I have 4 rendertargets R10G10B10A2 each being used to store color and normal in a compact double RGB 555 bits format. When I’m doing the lighting pass I’m obliged to have extra rendertargets because if I can read(extract) the normal/color, I can’t write back directly the lit color to these surfaces.
So I moved to a compute shader to achieve this goal (DX11 CS5). I have found that I’m limited to R32_UINT for read/write in DX11 CS5. I have thus adapted my encoding/decoding to have things work fine, although the final colors are a little bit hugly with my encoding.

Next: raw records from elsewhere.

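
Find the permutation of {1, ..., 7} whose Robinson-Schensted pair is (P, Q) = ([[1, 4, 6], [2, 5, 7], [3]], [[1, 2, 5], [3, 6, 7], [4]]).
3 5 2 1 7 4 6

Reverse the RSK construction: for i from n down to 1, find the cell of Q containing i, remove the entry at that cell from P, and reverse-bump it up through P; the value ejected from row 1 is w(i).

Step i=7: Q has 7 at row 2, column 3; remove 7 from row 2 of P and reverse-bump: 7 enters row 1 and ejects 6. So w(7) = 6. P is now [[1, 4, 7], [2, 5], [3]].
Step i=6: Q has 6 at row 2, column 2; remove 5 from row 2 of P and reverse-bump: 5 enters row 1 and ejects 4. So w(6) = 4. P is now [[1, 5, 7], [2], [3]].
Step i=5: Q has 5 at row 1, column 3; remove that cell from P, ejecting 7. So w(5) = 7. P is now [[1, 5], [2], [3]].
Step i=4: Q has 4 at row 3, column 1; remove 3 from row 3 of P and reverse-bump: 3 enters row 2 and ejects 2; 2 enters row 1 and ejects 1. So w(4) = 1. P is now [[2, 5], [3]].
Step i=3: Q has 3 at row 2, column 1; remove 3 from row 2 of P and reverse-bump: 3 enters row 1 and ejects 2. So w(3) = 2. P is now [[3, 5]].
Step i=2: Q has 2 at row 1, column 2; remove that cell from P, ejecting 5. So w(2) = 5. P is now [[3]].
Step i=1: Q has 1 at row 1, column 1; remove that cell from P, ejecting 3. So w(1) = 3. P is now [].

So w = 3 5 2 1 7 4 6.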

Unfortunately the final frame rate is lower than the regular pixel shader even if I have to do 4 copyresources from the intermediate rendertargets with my previous method.
I have implemented the CS starting from those found in the legacy DX11 samples. My code is like this:
//some CSbufferConstant and CSshaderresourceview settings (e.g. shadowmaps, depth textures gpDC11->CSSetShader(pCS, 0, 0); //I' mworking on 4 UAV at the same time in the CSshader. With only one it is even slower gpDC11->CSSetUnorderedAccessViews(0, 4, gSRDeffered.ppUAV, (UINT*)(&gSRDeffered.ppUAV)); gpDC11->Dispatch(960, 540, 1);//the size of my screen
GPU CS shader:
[numthreads(1,1,1)] void CS_PostDeferred( uint3 nGid : SV_GroupID, uint3 nDTid : SV_DispatchThreadID, uint3 nGTid : SV_GroupThreadID )//only nDTid is used in fact here uint Output; float2 Tex = float2(nDTid.x/960.0, nDTid.y/540.0); float Depth1 = txDepth1.SampleLevel(samPoint, Tex, 0).r; float Depth2 = txDepth2.SampleLevel(samPoint, Tex, 0).r; float Depth3 = txDepth3.SampleLevel(samPoint, Tex, 0).r; float Depth4 = txDepth4.SampleLevel(samPoint, Tex, 0).r; Output = UAVDiffuse0[nDTid.xy]; if ( Depth1 < 1 ) Output = GetLColorUnPackPack_CS(Depth1, Tex, Output); UAVDiffuse0[nDTid.xy]=Output; Output = UAVDiffuse1[nDTid.xy]; if ( Depth2 < 1 ) Output = GetLColorUnPackPack_CS(Depth2, Tex, Output); UAVDiffuse1[nDTid.xy]=Output; Output = UAVDiffuse2[nDTid.xy]; if ( Depth3 < 1 ) Output = GetLColorUnPackPack_CS(Depth3, Tex, Output); UAVDiffuse2[nDTid.xy]=Output; Output = UAVDiffuse3[nDTid.xy]; if ( Depth4 < 1 ) Output = GetLColorUnPackPack_CS(Depth4, Tex, Output); UAVDiffuse3[nDTid.xy]=Output;
The uint GetLColorUnPackPack_CS (float Depth, float2 UV, uint Data) is the function extracting the color and normal as 2 float3 from the R32_UINT Data param, calculating as usual lighting and shadows for the pixel and then recompacting the final color to the R32_UINT (the normal is not changed). The Depth and UV params are used to recover the position in view space needed for the point lights I’m using.
Any advice welcome